After SNK's opening salvo of handheld releases, Capcom handled development of the proper arcade incarnation that was Capcom vs. SNK: Millennium Fight 2000. Do you sense a pattern in the naming conventions emerging here? From the game's opening cinema, it is clear this battle is being treated as the most important fighting game to ever exist: A match for the ages. Screenshots of Capcom and SNK games slide across the screen while the "camera" hurtles through space towards Earth, eventually landing in a giant stadium (sadly, despite both companies' Osakan roots, the stadium is located in Japan's eastern Kanto region).

The first thing a player does when starting a game of Capcom vs SNK is to select a "groove." Given the game's status as a crossover between two different companies, selecting "Capcom" or "SNK" determines how the player can charge/use super moves. The "groove" selection also determines which character art is displayed on the select screen; "Capcom" style being the work of Kinu Nishimura and "SNK" style being drawn by Shinkiro (who was a Capcom employee by this point, but only after being the primary artist for the covers of many Neo Geo games in the 1990s).

Despite being a Capcom creation, Capcom vs SNK plays a lot like The King of Fighters with a twist: Players get to freely create a team of fighters, but every character is assigned a "ratio" value from 1 to 4, and there are only four slots available per team.
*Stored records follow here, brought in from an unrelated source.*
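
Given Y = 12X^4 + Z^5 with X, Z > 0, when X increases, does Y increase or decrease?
Y increases

Taking the partial derivative:
∂Y/∂X = 48X^3

∂Y/∂X = 48X^3 > 0 (assuming positive values)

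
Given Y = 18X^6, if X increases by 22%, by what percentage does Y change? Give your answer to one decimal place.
229.7%

For Y = 18X^6:
If X → X(1 + 0.22)
Then Y → Y · (1 + 0.22)^6
     ≈ Y · 3.2973

Percentage change = ((1 + 0.22)^6 − 1) × 100% ≈ 229.7%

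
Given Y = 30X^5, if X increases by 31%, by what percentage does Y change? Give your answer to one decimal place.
285.8%

For Y = 30X^5:
If X → X(1 + 0.31)
Then Y → Y · (1 + 0.31)^5
     ≈ Y · 3.8579

Percentage change = ((1 + 0.31)^5 − 1) × 100% ≈ 285.8%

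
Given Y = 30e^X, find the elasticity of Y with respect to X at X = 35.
Elasticity = 35

Elasticity = (dY/dX) · (X/Y)

dY/dX = 30·e^X
At X = 35: dY/dX = 30·e^35, Y = 30·e^35

Elasticity = (30·e^35) · (35 / (30·e^35)) = 35

Interpretation: for a small percentage change in X, the percentage change in Y is approximately 35.00 times as large.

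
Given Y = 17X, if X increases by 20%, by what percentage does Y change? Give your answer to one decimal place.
20.0%

For Y = 17X:
If X → X(1 + 0.2)
Then Y → Y · (1 + 0.2)^1
     = Y · 1.2000

Percentage change = ((1 + 0.2)^1 − 1) × 100% = 20.0%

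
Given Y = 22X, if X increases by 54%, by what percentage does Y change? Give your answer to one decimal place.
54.0%

For Y = 22X:
If X → X(1 + 0.54)
Then Y → Y · (1 + 0.54)^1
     = Y · 1.5400

Percentage change = ((1 + 0.54)^1 − 1) × 100% = 54.0%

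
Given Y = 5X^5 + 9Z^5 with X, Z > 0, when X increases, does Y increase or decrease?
Y increases

Taking the partial derivative:
∂Y/∂X = 25X^4

∂Y/∂X = 25X^4 > 0 (assuming positive values)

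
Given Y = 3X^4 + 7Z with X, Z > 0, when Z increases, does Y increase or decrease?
Y increases

Taking the partial derivative:
∂Y/∂Z = 7

∂Y/∂Z = 7 > 0 (assuming positive values)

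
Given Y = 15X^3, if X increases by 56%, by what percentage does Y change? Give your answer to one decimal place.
279.6%

For Y = 15X^3:
If X → X(1 + 0.56)
Then Y → Y · (1 + 0.56)^3
     ≈ Y · 3.7964

Percentage change = ((1 + 0.56)^3 − 1) × 100% ≈ 279.6%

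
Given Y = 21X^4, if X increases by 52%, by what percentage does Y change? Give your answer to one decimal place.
433.8%

For Y = 21X^4:
If X → X(1 + 0.52)
Then Y → Y · (1 + 0.52)^4
     ≈ Y · 5.3379

Percentage change = ((1 + 0.52)^4 − 1) × 100% ≈ 433.8%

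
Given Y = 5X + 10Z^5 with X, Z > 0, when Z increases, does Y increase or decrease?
Y increases

Taking the partial derivative:
∂Y/∂Z = 50Z^4

∂Y/∂Z = 50Z^4 > 0 (assuming positive values)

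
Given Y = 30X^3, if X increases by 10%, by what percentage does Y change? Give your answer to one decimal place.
33.1%

For Y = 30X^3:
If X → X(1 + 0.1)
Then Y → Y · (1 + 0.1)^3
     = Y · 1.3310

Percentage change = ((1 + 0.1)^3 − 1) × 100% = 33.1%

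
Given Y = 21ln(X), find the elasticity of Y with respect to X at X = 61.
Elasticity = 1/ln(61) ≈ 0.2433

Elasticity = (dY/dX) · (X/Y)

dY/dX = 21/X
At X = 61: dY/dX = 21/61, Y = 21·ln(61)

Elasticity = (21/61) · (61 / (21·ln(61))) = 1/ln(61) ≈ 0.2433

Interpretation: for a small percentage change in X, the percentage change in Y is approximately 0.24 times as large.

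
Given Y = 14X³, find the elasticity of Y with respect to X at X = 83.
Elasticity = 3

Elasticity = (dY/dX) · (X/Y)

dY/dX = 42·X²
At X = 83: dY/dX = 289338, Y = 8005018

Elasticity = 289338 · (83 / 8005018) = 3

Interpretation: for a small percentage change in X, the percentage change in Y is approximately 3.00 times as large.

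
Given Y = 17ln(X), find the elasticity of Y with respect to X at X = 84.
Elasticity = 1/ln(84) ≈ 0.2257

Elasticity = (dY/dX) · (X/Y)

dY/dX = 17/X
At X = 84: dY/dX = 17/84, Y = 17·ln(84)

Elasticity = (17/84) · (84 / (17·ln(84))) = 1/ln(84) ≈ 0.2257

Interpretation: for a small percentage change in X, the percentage change in Y is approximately 0.23 times as large.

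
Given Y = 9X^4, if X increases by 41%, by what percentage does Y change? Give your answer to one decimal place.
295.3%

For Y = 9X^4:
If X → X(1 + 0.41)
Then Y → Y · (1 + 0.41)^4
     ≈ Y · 3.9525

Percentage change = ((1 + 0.41)^4 − 1) × 100% ≈ 295.3%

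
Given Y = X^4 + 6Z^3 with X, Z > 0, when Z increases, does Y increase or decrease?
Y increases

Taking the partial derivative:
∂Y/∂Z = 18Z^2

∂Y/∂Z = 18Z^2 > 0 (assuming positive values)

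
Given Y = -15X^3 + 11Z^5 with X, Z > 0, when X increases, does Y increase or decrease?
Y decreases

Taking the partial derivative:
∂Y/∂X = -45X^2

∂Y/∂X = -45X^2 < 0 (assuming positive values)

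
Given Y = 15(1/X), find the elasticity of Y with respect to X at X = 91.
Elasticity = -1

Elasticity = (dY/dX) · (X/Y)

dY/dX = -15/X²
At X = 91: dY/dX = -15/8281, Y = 15/91

Elasticity = (-15/8281) · (91 / (15/91)) = -1

Interpretation: for a small percentage change in X, the percentage change in Y is approximately -1.00 times as large.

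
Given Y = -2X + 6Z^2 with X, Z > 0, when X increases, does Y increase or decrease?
Y decreases

Taking the partial derivative:
∂Y/∂X = -2

∂Y/∂X = -2 < 0 (assuming positive values)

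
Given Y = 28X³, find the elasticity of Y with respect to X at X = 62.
Elasticity = 3

Elasticity = (dY/dX) · (X/Y)

dY/dX = 84·X²
At X = 62: dY/dX = 322896, Y = 6673184

Elasticity = 322896 · (62 / 6673184) = 3

Interpretation: for a small percentage change in X, the percentage change in Y is approximately 3.00 times as large.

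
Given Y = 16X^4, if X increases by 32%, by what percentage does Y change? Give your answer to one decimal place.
203.6%

For Y = 16X^4:
If X → X(1 + 0.32)
Then Y → Y · (1 + 0.32)^4
     ≈ Y · 3.0360

Percentage change = ((1 + 0.32)^4 − 1) × 100% ≈ 203.6%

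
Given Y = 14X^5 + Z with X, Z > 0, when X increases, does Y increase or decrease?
Y increases

Taking the partial derivative:
∂Y/∂X = 70X^4

∂Y/∂X = 70X^4 > 0 (assuming positive values)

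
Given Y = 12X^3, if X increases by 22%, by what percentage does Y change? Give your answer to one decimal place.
81.6%

For Y = 12X^3:
If X → X(1 + 0.22)
Then Y → Y · (1 + 0.22)^3
     ≈ Y · 1.8158

Percentage change = ((1 + 0.22)^3 − 1) × 100% ≈ 81.6%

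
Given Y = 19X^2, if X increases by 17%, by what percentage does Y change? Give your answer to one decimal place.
36.9%

For Y = 19X^2:
If X → X(1 + 0.17)
Then Y → Y · (1 + 0.17)^2
     = Y · 1.3689

Percentage change = ((1 + 0.17)^2 − 1) × 100% ≈ 36.9%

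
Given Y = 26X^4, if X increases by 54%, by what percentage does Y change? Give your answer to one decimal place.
462.4%

For Y = 26X^4:
If X → X(1 + 0.54)
Then Y → Y · (1 + 0.54)^4
     ≈ Y · 5.6245

Percentage change = ((1 + 0.54)^4 − 1) × 100% ≈ 462.4%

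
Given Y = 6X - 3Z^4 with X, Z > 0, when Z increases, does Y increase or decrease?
Y decreases

Taking the partial derivative:
∂Y/∂Z = -12Z^3

∂Y/∂Z = -12Z^3 < 0 (assuming positive values)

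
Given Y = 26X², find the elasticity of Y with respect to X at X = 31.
Elasticity = 2

Elasticity = (dY/dX) · (X/Y)

dY/dX = 52·X
At X = 31: dY/dX = 1612, Y = 24986

Elasticity = 1612 · (31 / 24986) = 2

Interpretation: for a small percentage change in X, the percentage change in Y is approximately 2.00 times as large.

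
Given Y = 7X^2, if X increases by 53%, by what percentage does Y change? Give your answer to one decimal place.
134.1%

For Y = 7X^2:
If X → X(1 + 0.53)
Then Y → Y · (1 + 0.53)^2
     = Y · 2.3409

Percentage change = ((1 + 0.53)^2 − 1) × 100% ≈ 134.1%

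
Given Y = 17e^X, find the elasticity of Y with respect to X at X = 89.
Elasticity = 89

Elasticity = (dY/dX) · (X/Y)

dY/dX = 17·e^X
At X = 89: dY/dX = 17·e^89, Y = 17·e^89

Elasticity = (17·e^89) · (89 / (17·e^89)) = 89

Interpretation: for a small percentage change in X, the percentage change in Y is approximately 89.00 times as large.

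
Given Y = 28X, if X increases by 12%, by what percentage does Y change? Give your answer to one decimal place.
12.0%

For Y = 28X:
If X → X(1 + 0.12)
Then Y → Y · (1 + 0.12)^1
     = Y · 1.1200

Percentage change = ((1 + 0.12)^1 − 1) × 100% = 12.0%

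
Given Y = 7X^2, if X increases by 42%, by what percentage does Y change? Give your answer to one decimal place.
101.6%

For Y = 7X^2:
If X → X(1 + 0.42)
Then Y → Y · (1 + 0.42)^2
     = Y · 2.0164

Percentage change = ((1 + 0.42)^2 − 1) × 100% ≈ 101.6%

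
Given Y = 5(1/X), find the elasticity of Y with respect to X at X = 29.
Elasticity = -1

Elasticity = (dY/dX) · (X/Y)

dY/dX = -5/X²
At X = 29: dY/dX = -5/841, Y = 5/29

Elasticity = (-5/841) · (29 / (5/29)) = -1

Interpretation: for a small percentage change in X, the percentage change in Y is approximately -1.00 times as large.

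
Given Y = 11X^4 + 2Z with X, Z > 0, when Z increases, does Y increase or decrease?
Y increases

Taking the partial derivative:
∂Y/∂Z = 2

∂Y/∂Z = 2 > 0 (assuming positive values)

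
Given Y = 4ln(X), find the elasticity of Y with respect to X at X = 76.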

Instead of a rigid 2-vs-2 or 3-vs-3 match, it can be 2-vs-3 or potentially 1-vs-4. Higher ratio characters are stronger than lower ones, but even a squad of weaklings can wear down a boss.
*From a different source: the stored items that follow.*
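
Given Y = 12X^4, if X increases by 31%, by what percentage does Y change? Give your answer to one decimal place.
194.5%

For Y = 12X^4:
If X → X(1 + 0.31)
Then Y → Y · (1 + 0.31)^4
     ≈ Y · 2.9450

Percentage change = ((1 + 0.31)^4 − 1) × 100% ≈ 194.5%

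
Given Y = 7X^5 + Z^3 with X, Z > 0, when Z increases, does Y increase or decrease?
Y increases

Taking the partial derivative:
∂Y/∂Z = 3Z^2

∂Y/∂Z = 3Z^2 > 0 (assuming positive values)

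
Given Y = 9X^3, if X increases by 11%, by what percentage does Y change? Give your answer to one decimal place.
36.8%

For Y = 9X^3:
If X → X(1 + 0.11)
Then Y → Y · (1 + 0.11)^3
     ≈ Y · 1.3676

Percentage change = ((1 + 0.11)^3 − 1) × 100% ≈ 36.8%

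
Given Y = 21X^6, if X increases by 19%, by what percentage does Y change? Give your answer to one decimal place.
184.0%

For Y = 21X^6:
If X → X(1 + 0.19)
Then Y → Y · (1 + 0.19)^6
     ≈ Y · 2.8398

Percentage change = ((1 + 0.19)^6 − 1) × 100% ≈ 184.0%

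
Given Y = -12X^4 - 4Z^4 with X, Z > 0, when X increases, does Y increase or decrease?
Y decreases

Taking the partial derivative:
∂Y/∂X = -48X^3

∂Y/∂X = -48X^3 < 0 (assuming positive values)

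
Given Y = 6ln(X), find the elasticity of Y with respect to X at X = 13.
Elasticity = 1/ln(13) ≈ 0.3899

Elasticity = (dY/dX) · (X/Y)

dY/dX = 6/X
At X = 13: dY/dX = 6/13, Y = 6·ln(13)

Elasticity = (6/13) · (13 / (6·ln(13))) = 1/ln(13) ≈ 0.3899

Interpretation: for a small percentage change in X, the percentage change in Y is approximately 0.39 times as large.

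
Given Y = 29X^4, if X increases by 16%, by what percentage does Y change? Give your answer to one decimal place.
81.1%

For Y = 29X^4:
If X → X(1 + 0.16)
Then Y → Y · (1 + 0.16)^4
     ≈ Y · 1.8106

Percentage change = ((1 + 0.16)^4 − 1) × 100% ≈ 81.1%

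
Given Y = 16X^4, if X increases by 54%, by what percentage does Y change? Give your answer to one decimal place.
462.4%

For Y = 16X^4:
If X → X(1 + 0.54)
Then Y → Y · (1 + 0.54)^4
     ≈ Y · 5.6245

Percentage change = ((1 + 0.54)^4 − 1) × 100% ≈ 462.4%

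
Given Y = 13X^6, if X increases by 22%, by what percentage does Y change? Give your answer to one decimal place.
229.7%

For Y = 13X^6:
If X → X(1 + 0.22)
Then Y → Y · (1 + 0.22)^6
     ≈ Y · 3.2973

Percentage change = ((1 + 0.22)^6 − 1) × 100% ≈ 229.7%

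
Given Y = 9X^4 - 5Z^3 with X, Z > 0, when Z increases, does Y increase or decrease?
Y decreases

Taking the partial derivative:
∂Y/∂Z = -15Z^2

∂Y/∂Z = -15Z^2 < 0 (assuming positive values)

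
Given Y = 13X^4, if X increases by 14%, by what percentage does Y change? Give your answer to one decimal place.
68.9%

For Y = 13X^4:
If X → X(1 + 0.14)
Then Y → Y · (1 + 0.14)^4
     ≈ Y · 1.6890

Percentage change = ((1 + 0.14)^4 − 1) × 100% ≈ 68.9%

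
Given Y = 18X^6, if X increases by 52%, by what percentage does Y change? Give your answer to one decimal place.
1133.3%

For Y = 18X^6:
If X → X(1 + 0.52)
Then Y → Y · (1 + 0.52)^6
     ≈ Y · 12.3328

Percentage change = ((1 + 0.52)^6 − 1) × 100% ≈ 1133.3%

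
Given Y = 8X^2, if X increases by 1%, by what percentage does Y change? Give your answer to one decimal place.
2.0%

For Y = 8X^2:
If X → X(1 + 0.01)
Then Y → Y · (1 + 0.01)^2
     = Y · 1.0201

Percentage change = ((1 + 0.01)^2 − 1) × 100% ≈ 2.0%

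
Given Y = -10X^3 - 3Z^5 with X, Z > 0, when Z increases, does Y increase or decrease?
Y decreases

Taking the partial derivative:
∂Y/∂Z = -15Z^4

∂Y/∂Z = -15Z^4 < 0 (assuming positive values)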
Capcom vs SNK as a concept was nothing short of mind-blowing when first announced, but the game we got didn't quite live up to the hype—not that anything could. The game plays well enough and features a lineup of mostly new 2D sprites, but there doesn't seem to be any celebration of the two incredible legacies which are being united to make this game possible. Instead, there's a sense of boxes being checked, as if just having the game exist at all should be enough for fan elation.

The biggest sign of such thinking is the character roster, which sorely lacks variety. The title of the game may be Capcom vs SNK, but in practice it's more like Street Fighter vs King of Fighters (save for a single Darkstalker and Nakoruru from Samurai Shodown). By this point, Capcom had made multiple VS. outings against Marvel characters that drew from the company's deep bench of personalities, including non-fighting game folks like SonSon and the Servbots. Instead, for this epic arcade clash, Capcom chose to feature the entire original cast of Street Fighter II before tossing in later creations like Sakura and "Evil" Ryu.

Just as Marvel vs Capcom 2 had done earlier that same year, Capcom vs SNK went from arcades to Dreamcast inside of a month. A revised "Pro" edition which added Joe Higashi and Dan Hibiki appeared in arcades the following summer; this version also got a home console release, which I remember scoffing at for its inclusion of a mere two additional fighters. I knew the arcade business in the 21st century was a shadow of what it had been only five years earlier, but I still had hoped that a collaboration between Capcom and SNK would produce more than a couple handheld offerings and a single arcade game released twice, but that's what we got.

...at least until Capcom vs SNK 2 fixed everything—but that's another story!

This Week in Retro: SNK Vs. Capcom [2000]

Comments

well I hope I will be invited too!

Diamond Feit

The whole Capcom/SNK crossover franchise is one of my favorites. SvC Chaos is a bit of a mess, and so is cvs1, but damned if they're both not fun. And MOTM and cvs2 are just masterpieces; cvs2 was the first fighting game I ever played competitively and I still have a massive amount of affection for it. Far as I'm concerned Capcom peaked with that game. One day I'll get Jeremy to have me on to gush about those games for an hour...

Kevin Bunch

I would love to but six months of weekly columns...would take a long time

Diamond Feit

I REALLY like your articles in this audio format! Keep them coming! Any plans to go back and do the previous ones?